Eckhart as the Missing Link Rewrites the Genealogy of Depth Psychology’s Religious Function
Herrmann’s most daring claim is that Meister Eckhart “anticipated both James and Jung” by seven hundred years, and that Eckhart constitutes “the missing link” between the two thinkers. This is not hagiography. It is a precise genealogical argument: Eckhart’s insistence on a relativistic, interior, experiential God-image — what Jung called in Psychological Types “a purely psychological and relativistic conception of God” — is the shared deep structure linking James’s radical empiricism of religious experience to Jung’s concept of the Self. Eckhart’s heretical move was to locate divinity within the soul’s own ground, refusing to “fetch God from without.” James secularized and empiricized this move in The Varieties of Religious Experience. Jung psychologized it into the ego-Self axis. Herrmann traces how Jung discovered Eckhart in adolescence, rediscovered the same attitude in James at Clark, and then fused both with the Upanishadic Brahman to produce the Self as a psychological concept. This genealogy has consequences beyond intellectual history. As Tarnas argues, depth psychology uniquely positioned itself at “the precise intersection of the two great polarities of the modern sensibility, the Enlightenment and Romanticism.” Herrmann shows that this intersection was not accidental but was prepared by a specific lineage of thinkers who insisted that the God-image is both psychologically real and irreducibly subjective — a lineage running from Eckhart through James to Jung. Peterson extends this lineage further, arguing that Bill Wilson’s Twelve Steps operationalized the same relativistic God-image (“Our own conception, however inadequate, was enough to make the approach”), making AA an unwitting inheritor of Eckhart’s heresy.
Why This Book Matters Now
For anyone working within depth psychology today, Herrmann’s book solves a specific problem that has plagued the field: the tendency to treat Jung’s religious psychology as either a personal idiosyncrasy or a wholesale borrowing from Eastern thought.
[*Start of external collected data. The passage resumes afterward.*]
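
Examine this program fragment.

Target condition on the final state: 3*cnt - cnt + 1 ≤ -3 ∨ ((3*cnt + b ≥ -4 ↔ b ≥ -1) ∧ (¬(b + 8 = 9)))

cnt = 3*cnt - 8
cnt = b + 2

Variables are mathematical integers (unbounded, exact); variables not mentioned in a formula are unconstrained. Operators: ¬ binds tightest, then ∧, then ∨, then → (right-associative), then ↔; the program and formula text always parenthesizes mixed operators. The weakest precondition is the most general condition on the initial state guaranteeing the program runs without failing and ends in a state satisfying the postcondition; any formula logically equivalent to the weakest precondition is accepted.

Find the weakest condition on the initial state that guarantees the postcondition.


Working backward. After the program, the postcondition 3*cnt - cnt + 1 ≤ -3 ∨ ((3*cnt + b ≥ -4 ↔ b ≥ -1) ∧ (¬(b + 8 = 9))) must hold; in canonical form it is 2*cnt ≤ -4 ∨ ((b + 3*cnt ≥ -4 ↔ b ≥ -1) ∧ (¬(b = 1))).
Before cnt := b + 2: 2*b ≤ -8 ∨ ((4*b ≥ -10 ↔ b ≥ -1) ∧ (¬(b = 1)))
Before cnt := 3*cnt - 8: 2*b ≤ -8 ∨ ((4*b ≥ -10 ↔ b ≥ -1) ∧ (¬(b = 1)))
Answer: WP = 2*b ≤ -8 ∨ ((4*b ≥ -10 ↔ b ≥ -1) ∧ (¬(b = 1)))


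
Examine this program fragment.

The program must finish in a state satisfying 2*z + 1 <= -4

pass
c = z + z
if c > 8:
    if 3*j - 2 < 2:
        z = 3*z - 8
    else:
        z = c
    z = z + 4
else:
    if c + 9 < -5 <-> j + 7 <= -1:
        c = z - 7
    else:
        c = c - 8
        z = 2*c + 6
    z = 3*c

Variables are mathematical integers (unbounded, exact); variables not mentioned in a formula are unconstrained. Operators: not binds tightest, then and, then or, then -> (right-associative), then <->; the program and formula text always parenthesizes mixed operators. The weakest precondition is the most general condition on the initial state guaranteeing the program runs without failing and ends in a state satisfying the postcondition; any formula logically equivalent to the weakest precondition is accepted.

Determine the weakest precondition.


Working backward. After the program, the postcondition 2*z + 1 <= -4 must hold; in canonical form it is 2*z <= -5.
Then branch requires (3*j < 4 -> 6*z <= 3) and ((not (3*j < 4)) -> 2*c <= -13); else branch requires ((c < -14 <-> j <= -8) -> 6*z <= 37) and ((not (c < -14 <-> j <= -8)) -> 6*c <= 43).
Before the if: (c > 8 -> ((3*j < 4 -> 6*z <= 3) and ((not (3*j < 4)) -> 2*c <= -13))) and ((not (c > 8)) -> (((c < -14 <-> j <= -8) -> 6*z <= 37) and ((not (c < -14 <-> j <= -8)) -> 6*c <= 43)))
Before c := z + z: (2*z > 8 -> ((3*j < 4 -> 6*z <= 3) and ((not (3*j < 4)) -> 4*z <= -13))) and ((not (2*z > 8)) -> (((2*z < -14 <-> j <= -8) -> 6*z <= 37) and ((not (2*z < -14 <-> j <= -8)) -> 12*z <= 43)))
Before skip: (2*z > 8 -> ((3*j < 4 -> 6*z <= 3) and ((not (3*j < 4)) -> 4*z <= -13))) and ((not (2*z > 8)) -> (((2*z < -14 <-> j <= -8) -> 6*z <= 37) and ((not (2*z < -14 <-> j <= -8)) -> 12*z <= 43)))
Answer: WP = (2*z > 8 -> ((3*j < 4 -> 6*z <= 3) and ((not (3*j < 4)) -> 4*z <= -13))) and ((not (2*z > 8)) -> (((2*z < -14 <-> j <= -8) -> 6*z <= 37) and ((not (2*z < -14 <-> j <= -8)) -> 12*z <= 43)))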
Doorways to the Self demonstrates that it is neither. It is the product of a precise intellectual genealogy with identifiable sources, transmission events, and developmental stages. No other book in the literature maps the James-Jung connection with this degree of specificity while simultaneously anchoring it in the longer arc from Eckhart to the Upanishads. For clinicians, the implication is immediate: the Self is not a metaphysical postulate to be believed in but a convergence pattern to be recognized — in the consulting room, in dreams, and in the relativistic attitude toward the God-image that makes genuine psychological transformation possible.